On the third and final day of my trip, I explored the city with the hop-on and hop-off canal boat tour. On the canal boat tour, you’ll see Rembrandt Square, Hermitage Square, and the Anne Frank House, a sobering must-see, of course.
Once arriving back to the houseboat, I prepared for a relaxing dinner at Lieve Restaurant. Make your reservations and plan ahead for this cozy eatery. It’s just minutes outside of Amsterdam by Tuk Tuk Bike Taxi (which was a hilarious experience!).
Lieve Restaurant works with Holland’s Celiac Association to be sure that there is absolutely no cross contamination. Not only are there gluten-free options, but there are also gluten-free, nut-free, and dairy-free options. To say Lieve has this gluten-free thing figured out? That would be the understatement of the year.

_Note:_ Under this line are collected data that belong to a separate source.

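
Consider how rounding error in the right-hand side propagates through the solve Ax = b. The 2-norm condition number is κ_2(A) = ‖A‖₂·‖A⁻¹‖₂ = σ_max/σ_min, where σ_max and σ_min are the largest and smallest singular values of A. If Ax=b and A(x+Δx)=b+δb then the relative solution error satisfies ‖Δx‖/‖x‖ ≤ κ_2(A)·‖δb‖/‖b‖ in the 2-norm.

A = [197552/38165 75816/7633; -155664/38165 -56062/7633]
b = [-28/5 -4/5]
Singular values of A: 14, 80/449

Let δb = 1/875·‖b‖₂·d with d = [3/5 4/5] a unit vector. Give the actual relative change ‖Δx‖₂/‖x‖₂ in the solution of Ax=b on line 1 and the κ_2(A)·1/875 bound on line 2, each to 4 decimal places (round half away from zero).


largest singular value 14, smallest 80/449
condition number: 14 ÷ (80/449) = 78.5750
bound on ‖Δx‖/‖x‖: κ·ε = 78.5750·1/875 = 0.0898
solve Ax = b  →  x = [19.6744 -10.8168]
2-norm of b is 5.6569; of x, 22.4518
with δb = [0.0039 0.0052], A·Δx = δb → ‖Δx‖ = 0.0363
relative error = 0.0016
tightness: 0.0016 against a bound of 0.0898 (unrounded ratio ≈ 0.0180)

0.0016
0.0898


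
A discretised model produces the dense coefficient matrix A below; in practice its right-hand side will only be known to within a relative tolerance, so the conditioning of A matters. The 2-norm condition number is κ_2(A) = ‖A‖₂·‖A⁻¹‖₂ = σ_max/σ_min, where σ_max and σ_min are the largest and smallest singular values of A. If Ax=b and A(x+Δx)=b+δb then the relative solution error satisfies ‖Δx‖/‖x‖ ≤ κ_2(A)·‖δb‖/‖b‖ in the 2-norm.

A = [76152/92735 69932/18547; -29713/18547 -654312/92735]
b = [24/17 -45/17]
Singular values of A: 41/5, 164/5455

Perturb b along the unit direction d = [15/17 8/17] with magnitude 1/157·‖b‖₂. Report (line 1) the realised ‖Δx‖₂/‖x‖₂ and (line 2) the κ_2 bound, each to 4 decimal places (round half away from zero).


1.7373
1.7373

largest singular value 41/5, smallest 164/5455
κ_2(A) = (41/5) / (164/5455) = 272.7500
perturbation bound = 272.7500·1/157 = 1.7373
solve Ax = b  →  x = [0.0803 0.3569]
‖b‖ = 3.0000, ‖x‖ = 0.3659
with δb = [0.0169 0.0090], A·Δx = δb → ‖Δx‖ = 0.6356
realised ‖Δx‖/‖x‖ = 1.7373
realised/bound = 1 exactly: the bound is attained for this b and d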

Creamy, buttery, and sweet Butternut Squash Soup balanced with the heat of hot red peppers. Incredible. Shrimp Skewers with Smoked Salmon Mousse and Lobster Aioli. Wow. A mild Cream of Parsnip Soup balanced with the kick of cilantro. Delicious. Rare Venison Filet with Star Anise and Caramelized Red Onions. Amazing. Just when I thought it could not get better, it did. For dessert, Coffee Creme Brûlée with a port wine that dazzled my taste buds. The service was impeccable. I did not even need my chef’s card! What a fabulous experience worth double the price, in my opinion. Lieve Restaurant is a good enough reason alone for me to return to Amsterdam.
After the wonderful dinner, I was going to check out The Ice Bar, but quickly changed my mind upon arrival. Instead, I headed to The Red Light District. No matter what your preconceptions, you simply cannot visit Amsterdam without walking through the district of forbidden sins, right?
One common misconception about The Red Light District is that marijuana is being sold in the coffee shops, but that is long since reality. I was told that people now bring their own. The oddity of the odor legally permeating the air is an experience in and of itself. Despite the distinct smell of cannabis, the daring glow of red lights, and scantily clad women in windows, I was told that crime is at an all-time low, and indeed, I felt surprisingly safe.
So, three days in Amsterdam. Is it enough? Absolutely not. That said, even in just three days you can take in many of the most popular sights and get a delightful taste of what makes Amsterdam a truly iconic city.